QBI deduction for rental real estate businesses

The IRS issued a revenue procedure to help tax payers and relevant passthrough entities (RPEs) that provides a safe harbor. As per procedure a “rental real estate enterprise” will be treated as a trade or business for purposes of the qualified business income (QBI) deduction of Sec. 199A. A real estate business that does not meet the criteria of safe harbor may still qualify as a trade or business if it otherwise meets the definition under the Sec. 199A regulations. The IRS proposed rules in January 2019-07 notice, finalized in the revenue procedure.

According to safe harbor procedure, the rental real estate enterprise that exists in business for less than four years will be treated as a trade or business for purposes of Sec. 199A if at least 250 hours of services are performed each tax year with respect to the enterprise.

This requirement is met if a rental real estate enterprises that have been in existence for at least four years, and performed 250 or more hours of rental service each year in any three of the five consecutive tax years that ends with the tax year.

The procedure describes the Service Hours as “The time spent on rent collection, payment of expenses, maintenance and repairs, provision of services to tenants, and efforts to rent the property. The services provided by owner, its employees or independent contractors will also be treated as Service Hours. However, it does not include time spent by owner as an investor to arranging finance, procuring property, reviewing financial statements or reports on operations, and traveling to and from the real estate, and will not be considered hours of service for the enterprise.

For the purpose of safe harbor a rental real estate enterprise is defined as interest in real property for the production of rents. A rental real estate enterprise may consist of multiple properties but it cannot combine commercial and residential properties in the same enterprise. The interest must be taken directly or through a disregarded entity. The taxpayers must either treat each property as a separate enterprise for the purpose of rent production or must treat all similar properties as a single enterprise for the purpose of rent production.

For safe harbor separate books and records must be maintained for the rental real estate enterprise. Property leased under a triple net lease or used by the taxpayer (including an owner or beneficiary of a relevant passthrough entities RPE) as a residence under Sec. 280A(d) would not be eligible under the safe harbor.

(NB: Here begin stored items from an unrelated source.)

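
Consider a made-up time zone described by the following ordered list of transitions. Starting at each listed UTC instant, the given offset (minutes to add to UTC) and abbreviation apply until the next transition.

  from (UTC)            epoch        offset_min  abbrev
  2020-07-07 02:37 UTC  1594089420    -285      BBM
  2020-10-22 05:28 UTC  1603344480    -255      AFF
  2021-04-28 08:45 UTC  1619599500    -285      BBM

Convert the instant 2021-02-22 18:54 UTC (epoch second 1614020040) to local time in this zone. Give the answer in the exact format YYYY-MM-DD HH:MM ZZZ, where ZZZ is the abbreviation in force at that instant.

2021-02-22 14:39 AFF

Query: 2021-02-22 18:54 UTC
Rule 2/3 (AFF, -04:15): 2020-10-22 05:28 UTC ≤ query < 2021-04-28 08:45 UTC
18·60 + 54 - 255 = 879 min
879 = 0·1440 + 879; 879 = 14·60 + 39 → 14:39, same day
→ 2021-02-22 14:39 AFF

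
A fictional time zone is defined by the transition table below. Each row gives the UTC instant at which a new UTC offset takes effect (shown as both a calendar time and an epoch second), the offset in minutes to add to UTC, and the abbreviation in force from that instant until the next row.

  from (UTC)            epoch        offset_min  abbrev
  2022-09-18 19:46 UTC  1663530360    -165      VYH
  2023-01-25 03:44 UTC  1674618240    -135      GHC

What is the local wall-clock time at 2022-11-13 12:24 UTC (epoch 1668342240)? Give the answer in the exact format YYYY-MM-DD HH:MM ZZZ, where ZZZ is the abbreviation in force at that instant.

Query: 2022-11-13 12:24 UTC
Rule 1/2 (VYH, -02:45): 2022-09-18 19:46 UTC ≤ query < 2023-01-25 03:44 UTC
12·60 + 24 - 165 = 579 min
579 = 0·1440 + 579; 579 = 9·60 + 39 → 09:39, same day
→ 2022-11-13 09:39 VYH

2022-11-13 09:39 VYH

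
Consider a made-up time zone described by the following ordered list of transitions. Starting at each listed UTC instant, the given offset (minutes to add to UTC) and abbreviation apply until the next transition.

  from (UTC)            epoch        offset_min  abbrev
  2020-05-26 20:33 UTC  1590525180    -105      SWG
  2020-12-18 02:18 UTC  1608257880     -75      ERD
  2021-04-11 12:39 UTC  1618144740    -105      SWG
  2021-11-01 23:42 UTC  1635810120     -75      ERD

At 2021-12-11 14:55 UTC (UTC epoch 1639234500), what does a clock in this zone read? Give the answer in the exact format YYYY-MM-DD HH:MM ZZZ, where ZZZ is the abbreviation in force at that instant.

Query: 2021-12-11 14:55 UTC
Rule 4/4 (ERD, -01:15): 2021-11-01 23:42 UTC ≤ query < +∞
14·60 + 55 - 75 = 820 min
820 = 0·1440 + 820; 820 = 13·60 + 40 → 13:40, same day
→ 2021-12-11 13:40 ERD

2021-12-11 13:40 ERD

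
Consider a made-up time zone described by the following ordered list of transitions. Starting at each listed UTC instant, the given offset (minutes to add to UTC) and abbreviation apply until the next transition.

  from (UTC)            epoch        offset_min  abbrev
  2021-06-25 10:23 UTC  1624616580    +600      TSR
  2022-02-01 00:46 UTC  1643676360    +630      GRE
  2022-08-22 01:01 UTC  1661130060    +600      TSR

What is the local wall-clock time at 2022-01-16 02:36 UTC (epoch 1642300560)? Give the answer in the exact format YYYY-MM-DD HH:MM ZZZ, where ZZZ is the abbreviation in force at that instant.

Query: 2022-01-16 02:36 UTC
Rule 1/3 (TSR, +10:00): 2021-06-25 10:23 UTC ≤ query < 2022-02-01 00:46 UTC
2·60 + 36 + 600 = 756 min
756 = 0·1440 + 756; 756 = 12·60 + 36 → 12:36, same day
→ 2022-01-16 12:36 TSR

2022-01-16 12:36 TSR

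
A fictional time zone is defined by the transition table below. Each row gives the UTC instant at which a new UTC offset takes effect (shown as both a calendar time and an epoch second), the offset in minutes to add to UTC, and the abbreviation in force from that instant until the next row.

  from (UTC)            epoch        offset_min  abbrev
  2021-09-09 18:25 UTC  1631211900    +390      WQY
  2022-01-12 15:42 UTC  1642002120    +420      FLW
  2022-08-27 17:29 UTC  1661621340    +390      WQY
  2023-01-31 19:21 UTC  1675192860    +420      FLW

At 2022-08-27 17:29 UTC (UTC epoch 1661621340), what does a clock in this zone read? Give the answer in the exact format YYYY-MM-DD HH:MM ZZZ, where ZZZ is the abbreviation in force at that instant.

2022-08-27 23:59 WQY

Query: 2022-08-27 17:29 UTC
Rule 3/4 (WQY, +06:30): 2022-08-27 17:29 UTC ≤ query < 2023-01-31 19:21 UTC
17·60 + 29 + 390 = 1439 min
1439 = 0·1440 + 1439; 1439 = 23·60 + 59 → 23:59, same day
→ 2022-08-27 23:59 WQY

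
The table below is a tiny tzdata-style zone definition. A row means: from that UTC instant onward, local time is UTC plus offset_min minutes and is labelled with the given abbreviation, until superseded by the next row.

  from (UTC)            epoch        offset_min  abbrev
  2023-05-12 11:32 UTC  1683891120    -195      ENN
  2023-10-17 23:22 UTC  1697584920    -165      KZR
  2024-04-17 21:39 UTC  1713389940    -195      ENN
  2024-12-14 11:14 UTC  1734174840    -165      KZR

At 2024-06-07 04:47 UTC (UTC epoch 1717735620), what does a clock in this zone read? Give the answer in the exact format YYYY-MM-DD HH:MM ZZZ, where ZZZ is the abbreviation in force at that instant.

Query: 2024-06-07 04:47 UTC
Rule 3/4 (ENN, -03:15): 2024-04-17 21:39 UTC ≤ query < 2024-12-14 11:14 UTC
4·60 + 47 - 195 = 92 min
92 = 0·1440 + 92; 92 = 1·60 + 32 → 01:32, same day
→ 2024-06-07 01:32 ENN

2024-06-07 01:32 ENN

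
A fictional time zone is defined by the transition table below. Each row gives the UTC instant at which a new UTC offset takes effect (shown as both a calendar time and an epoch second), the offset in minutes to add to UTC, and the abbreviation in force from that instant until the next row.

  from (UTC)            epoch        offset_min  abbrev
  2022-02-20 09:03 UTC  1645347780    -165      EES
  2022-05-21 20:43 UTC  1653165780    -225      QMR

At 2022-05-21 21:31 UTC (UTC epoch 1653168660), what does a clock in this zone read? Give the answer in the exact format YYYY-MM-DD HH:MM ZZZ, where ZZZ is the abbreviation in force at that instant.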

The Other requirements in the safe harbor are:

  • The taxpayer must maintain synchronous records including time reports, logs, or similar documents, regarding timesheet, hours spent, and descriptions of all services performed and who performed them.
  • The taxpayer or RPE must attach a statement on which the safe harbor is claimed upon, to the tax return for each tax year.

The taxpayer or RPE must attach a statement on which the safe harbor is claimed upon, to the tax return for each tax year.

The safe harbor is effective for tax year ending after Dec. 31, 2017. Taxpayers may rely on Notice 2019-07 for the 2018 tax year because the final revenue procedure differs from the proposed revenue procedure. The synchronous records requirement does not apply to tax years beginning before Jan. 1, 2020, but it is reminded that taxpayers must prove their claim for entitlement of any tax deduction.